John Halliday, my 6x great uncle, was a very big, very rich fish in a small pool. He was the tax collector in St John’s on the tiny island of Antigua, a British Caribbean sugar colony a very long way from home. There was a lot of money to be made by the little circle of white plantation owners, who lived extremely well on the island with minimal disruption from London

Antigua in 1750
drawn by Eman Bowen 

Some owners chose to be absentee planters, living extremely well in London with minimal involvement in the affairs of their plantations; but they were dependent on their plantation managers, who were not always scrupulously honest in posting the income of the estates to their owners back in Blighty. One friend of Halliday’s, William Mackinnen, had to move to the island in 1773 having never been there at all until 

“his overseer forgot he had any superior, and having occasion for the whole income, had sent his Master no remittances for above two years. He [Mackinnon] found things however in very good order, as this gentleman for his own sake, had taken care of that.” 

Mackinnen owned two plantations. Halliday had seven, a measure perhaps of his success in the post of Customs Collector, which he held from 1739 to 1777. In addition he had married Elizabeth, a daughter of another very successful plantation owner on Antigua, my 6x great grandfather Francis Delap, creating a powerful island dynasty. (By 1829 Delaps Plantation on Antigua was owned by John Halliday’s grandson, Rear Admiral John Delap Halliday Tollemache.)

Cutting the sugar cane on the Delap Estate, 1823
by Wlliam Clark 

John Halliday was lucky. Abundant and rich as life was on Antigua, two things were in short supply: water, and women. There was only one small spring on the island, and what rainwater the owners could collect in large cisterns frequently ran out in periods of drought. In times of peace, water was imported from the neighbouring French island of Guadaloup; in wartime they had to send to Montserrat for it. As for women, the island council once went as far as to petition London to send some.

One remarkable woman visited the island in December 1774, en route not from London but from Burntisland in Fife, bound not for the West Indies but her brother in law in North Carolina. Janet Schaw of Lauriston in Edinburgh kept a diary of her travels which lay virtually unknown outside academic circles until it was finally published in 1921 as the “Journal of a Lady of Quality.” It is a rich, very human account, full of her observations, interests, prejudices and amusements. And it is thanks to her that we have a glimpse of Halliday’s private life beyond his public position.

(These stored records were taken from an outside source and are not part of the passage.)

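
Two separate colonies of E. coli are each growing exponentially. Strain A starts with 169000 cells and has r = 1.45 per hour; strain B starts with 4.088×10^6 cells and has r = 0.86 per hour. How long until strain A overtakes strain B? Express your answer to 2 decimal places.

5.40 hours

Set 169000·e^(1.45t) = 4.088×10^6·e^(0.86t).
e^((1.45 − 0.86)t) = 4.088×10^6/169000 → e^(0.59·t) = 24.189.
0.59·t = ln(24.189) = 3.1859, so t = 3.1859/0.59 = 5.3999.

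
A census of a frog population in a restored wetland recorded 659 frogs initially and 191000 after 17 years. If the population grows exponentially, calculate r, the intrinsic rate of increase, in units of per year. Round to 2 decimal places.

0.33 per year

From N(t) = N₀·e^(rt): e^(r·17) = 191000/659 = 289.83.
r·17 = ln(289.83) = 5.6693, so r = 5.6693/17 = 0.33349.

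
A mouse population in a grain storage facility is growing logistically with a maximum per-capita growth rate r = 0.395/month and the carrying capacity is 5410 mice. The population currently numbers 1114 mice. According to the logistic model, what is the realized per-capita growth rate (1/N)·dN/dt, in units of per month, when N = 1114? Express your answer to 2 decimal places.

0.31 per month

(1/N)·dN/dt = r(1 − N/K) = 0.395 × (1 − 1114/5410).
= 0.395 × 0.79409 = 0.31366.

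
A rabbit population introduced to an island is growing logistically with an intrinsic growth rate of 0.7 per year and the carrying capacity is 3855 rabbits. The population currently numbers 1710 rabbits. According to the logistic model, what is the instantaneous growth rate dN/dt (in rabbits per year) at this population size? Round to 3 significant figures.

dN/dt = rN(1 − N/K) = 0.7 × 1710 × (1 − 1710/3855).
1 − 1710/3855 = 0.55642; dN/dt = 0.7 × 1710 × 0.55642 = 666.04.

666 rabbits per year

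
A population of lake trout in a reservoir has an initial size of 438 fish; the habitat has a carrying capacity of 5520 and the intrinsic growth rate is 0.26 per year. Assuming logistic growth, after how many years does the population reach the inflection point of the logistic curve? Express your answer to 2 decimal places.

Logistic growth is fastest at N = K/2 = 2760.
A = (K − N₀)/N₀ = 11.603. Set K/(1 + A·e^(−rt)) = K/2 → A·e^(−rt) = 1.
e^(−0.26t) = 1/11.603 = 0.0861865, so t = ln(11.603)/0.26 = 2.4512/0.26 = 9.4279.

9.43 years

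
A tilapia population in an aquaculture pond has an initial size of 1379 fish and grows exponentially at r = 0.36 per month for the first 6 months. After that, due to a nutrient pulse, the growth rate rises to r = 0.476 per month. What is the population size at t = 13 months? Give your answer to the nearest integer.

334742 fish

Phase 1: N(6) = 1379·e^(0.36×6) = 1379·e^2.16 = 11957.5.
Phase 2 runs for 13 − 6 = 7 months at r = 0.476.
N(13) = 11957.5·e^(0.476×7) = 11957.5·e^3.332 = 334742.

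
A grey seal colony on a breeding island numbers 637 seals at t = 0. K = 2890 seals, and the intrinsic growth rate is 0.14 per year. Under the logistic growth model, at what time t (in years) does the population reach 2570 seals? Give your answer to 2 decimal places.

23.90 years

A = (K − N₀)/N₀ = (2890 − 637)/637 = 3.5369.
Solve 2890/(1 + 3.5369·e^(−0.14t)) = 2570: 1 + 3.5369·e^(−0.14t) = 1.1245, so e^(−0.14t) = 0.0352042.
−0.14·t = ln(0.0352042) = -3.3466, so t = 3.3466/0.14 = 23.904.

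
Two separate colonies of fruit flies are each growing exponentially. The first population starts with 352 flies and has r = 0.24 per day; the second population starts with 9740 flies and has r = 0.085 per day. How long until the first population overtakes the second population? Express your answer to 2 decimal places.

Set 352·e^(0.24t) = 9740·e^(0.085t).
e^((0.24 − 0.085)t) = 9740/352 → e^(0.155·t) = 27.67.
0.155·t = ln(27.67) = 3.3204, so t = 3.3204/0.155 = 21.422.

21.42 days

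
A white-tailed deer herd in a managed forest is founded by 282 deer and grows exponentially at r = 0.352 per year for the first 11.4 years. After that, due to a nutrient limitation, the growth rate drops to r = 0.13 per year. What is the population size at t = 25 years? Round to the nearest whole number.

91373 deer

Phase 1: N(11.4) = 282·e^(0.352×11.4) = 282·e^4.013 = 15595.
Phase 2 runs for 25 − 11.4 = 13.6 years at r = 0.13.
N(25) = 15595·e^(0.13×13.6) = 15595·e^1.768 = 91373.2.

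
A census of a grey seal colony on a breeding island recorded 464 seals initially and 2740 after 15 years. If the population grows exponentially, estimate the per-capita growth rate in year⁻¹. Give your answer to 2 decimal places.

From N(t) = N₀·e^(rt): e^(r·15) = 2740/464 = 5.9052.
r·15 = ln(5.9052) = 1.7758, so r = 1.7758/15 = 0.11839.

0.12 per year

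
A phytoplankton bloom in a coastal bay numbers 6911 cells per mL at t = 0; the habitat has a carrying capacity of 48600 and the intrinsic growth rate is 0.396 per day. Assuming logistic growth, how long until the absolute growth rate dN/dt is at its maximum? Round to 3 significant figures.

4.54 days

Logistic growth is fastest at N = K/2 = 24300.
A = (K − N₀)/N₀ = 6.0323. Set K/(1 + A·e^(−rt)) = K/2 → A·e^(−rt) = 1.
e^(−0.396t) = 1/6.0323 = 0.165775, so t = ln(6.0323)/0.396 = 1.7971/0.396 = 4.5382.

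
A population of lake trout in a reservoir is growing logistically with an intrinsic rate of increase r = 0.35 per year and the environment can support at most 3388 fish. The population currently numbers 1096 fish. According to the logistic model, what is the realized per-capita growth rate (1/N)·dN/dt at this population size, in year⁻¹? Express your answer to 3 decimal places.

0.237 per year

(1/N)·dN/dt = r(1 − N/K) = 0.35 × (1 − 1096/3388).
= 0.35 × 0.67651 = 0.23678.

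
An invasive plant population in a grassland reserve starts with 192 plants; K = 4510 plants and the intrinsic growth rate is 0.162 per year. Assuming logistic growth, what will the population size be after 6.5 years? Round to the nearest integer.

A = (K − N₀)/N₀ = (4510 − 192)/192 = 22.49.
N(t) = K/(1 + A·e^(−rt)) = 4510/(1 + 22.49×e^(−0.162×6.5)).
e^(−1.053) = 0.34889; denominator = 1 + 22.49×0.34889 = 8.8464.
N = 4510/8.8464 = 509.813.

510 plants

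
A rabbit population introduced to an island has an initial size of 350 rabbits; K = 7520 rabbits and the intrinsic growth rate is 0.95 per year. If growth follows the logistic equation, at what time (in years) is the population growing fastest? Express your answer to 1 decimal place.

3.2 years

Logistic growth is fastest at N = K/2 = 3760.
A = (K − N₀)/N₀ = 20.486. Set K/(1 + A·e^(−rt)) = K/2 → A·e^(−rt) = 1.
e^(−0.95t) = 1/20.486 = 0.0488145, so t = ln(20.486)/0.95 = 3.0197/0.95 = 3.1787.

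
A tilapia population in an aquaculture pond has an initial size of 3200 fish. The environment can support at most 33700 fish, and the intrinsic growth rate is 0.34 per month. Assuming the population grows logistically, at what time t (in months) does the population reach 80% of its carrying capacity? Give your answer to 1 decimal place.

A = (K − N₀)/N₀ = (33700 − 3200)/3200 = 9.5312.
Solve 33700/(1 + 9.5312·e^(−0.34t)) = 26960: 1 + 9.5312·e^(−0.34t) = 1.25, so e^(−0.34t) = 0.0262295.
−0.34·t = ln(0.0262295) = -3.6409, so t = 3.6409/0.34 = 10.708.

10.7 months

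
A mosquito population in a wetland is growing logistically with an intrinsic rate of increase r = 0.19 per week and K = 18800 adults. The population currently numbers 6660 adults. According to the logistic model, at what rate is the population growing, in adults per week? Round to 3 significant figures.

817 adults per week

dN/dt = rN(1 − N/K) = 0.19 × 6660 × (1 − 6660/18800).
1 − 6660/18800 = 0.64574; dN/dt = 0.19 × 6660 × 0.64574 = 817.13.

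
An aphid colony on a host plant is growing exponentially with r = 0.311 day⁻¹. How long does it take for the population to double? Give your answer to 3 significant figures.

Doubling time t_d = ln(2)/r = 0.6931/0.311 = 2.2288.

2.23 days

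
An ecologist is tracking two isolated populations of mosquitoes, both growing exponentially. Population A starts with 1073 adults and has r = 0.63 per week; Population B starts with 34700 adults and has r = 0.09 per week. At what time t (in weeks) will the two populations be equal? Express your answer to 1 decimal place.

Set 1073·e^(0.63t) = 34700·e^(0.09t).
e^((0.63 − 0.09)t) = 34700/1073 → e^(0.54·t) = 32.339.
0.54·t = ln(32.339) = 3.4763, so t = 3.4763/0.54 = 6.4376.

6.4 weeks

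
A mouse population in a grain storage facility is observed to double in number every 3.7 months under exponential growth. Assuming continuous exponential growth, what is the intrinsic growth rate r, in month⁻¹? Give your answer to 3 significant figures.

0.187 per month

r = ln(2)/t_d = 0.6931/3.7 = 0.18734.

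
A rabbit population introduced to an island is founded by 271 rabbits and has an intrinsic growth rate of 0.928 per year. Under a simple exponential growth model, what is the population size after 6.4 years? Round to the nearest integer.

102880 rabbits

N(t) = N₀·e^(rt) = 271 × e^(0.928×6.4) = 271 × e^5.939.
e^5.939 ≈ 379.63, so N ≈ 271 × 379.63 = 102880.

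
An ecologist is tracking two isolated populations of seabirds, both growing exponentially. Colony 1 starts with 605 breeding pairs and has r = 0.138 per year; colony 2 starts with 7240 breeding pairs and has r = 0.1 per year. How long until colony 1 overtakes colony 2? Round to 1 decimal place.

65.3 years

Set 605·e^(0.138t) = 7240·e^(0.1t).
e^((0.138 − 0.1)t) = 7240/605 → e^(0.038·t) = 11.967.
0.038·t = ln(11.967) = 2.4821, so t = 2.4821/0.038 = 65.32.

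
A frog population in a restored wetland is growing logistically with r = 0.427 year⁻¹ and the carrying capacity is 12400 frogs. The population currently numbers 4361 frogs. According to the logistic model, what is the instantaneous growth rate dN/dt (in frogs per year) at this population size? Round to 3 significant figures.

dN/dt = rN(1 − N/K) = 0.427 × 4361 × (1 − 4361/12400).
1 − 4361/12400 = 0.64831; dN/dt = 0.427 × 4361 × 0.64831 = 1207.2.

1210 frogs per year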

1921 title page of Janet Schaw's
"Journal of a Lady of Quality" 

Halliday was one of a party of prominent Antiguans of Scottish decent who called on Miss Schaw’s lodgings on the day of her arrival, clamouring for news:

“Here was a whole company of Scotch people, our language, our manners, our circle of friends ans connections, all the same. They had a hundred questions to ask in a breath, and my general acquaintance enabled me to answer them. We were intimates in a moment. … Mr Halliday is from Galloway, extremely genteel in his person and and most agreeable on his manners; he has a very great fortune and lives with elegance and taste. His family resides in England and he lives the life of a batchelor.” 

There is no suggestion that Halliday behaved in any way improperly, although the following morning it was Halliday’s carriage that Miss Schaw and her companions chose from the seven which arrived after breakfast – all sent by their owners to be at the travellers’ disposal. “Mr Halliday’s [wrote Janet Schaw] was drawn by English horses, which is a very needless piece of expense, as they have strong horses from New England, and most beautiful creatures from the Spanish Main.” 

The following Sunday after church they took lunch at one of John Halliday’s grand plantation houses, a meal of such luxurious largesse that it “might figure away in a newspaper had it been given by a Lord Mayor or the first Duke in the kingdom.” They dined on an Antiguan staple – turtle – in two forms. First came soup, made from old turtles, and “remarkably well dressed today.” And there was the shell,

“indeed a noble dish, as it contains all the fine parts of the Turtle baked within its own body; here is the green fat, not the slobbery thing my stomach used to stand at, but firm and more delicate than it is possible to describe.” 

Taste is a relative thing, I suppose. Bear in mind that when Miss Schaw and friends set off again for North Carolina, the first thing the Scottish captain of the ship did was to slaughter one of the live sheep in the hold – that evening they 

“had a Scotch dinner under the Tropick in the middle of the Atlantick. We ate haggis, sheep-head, barley-broth and blood-puddings. As both our Capt and Mate are Scots, tho’ long from home, they swore they had not seen such an excellent inner since they left their native land.”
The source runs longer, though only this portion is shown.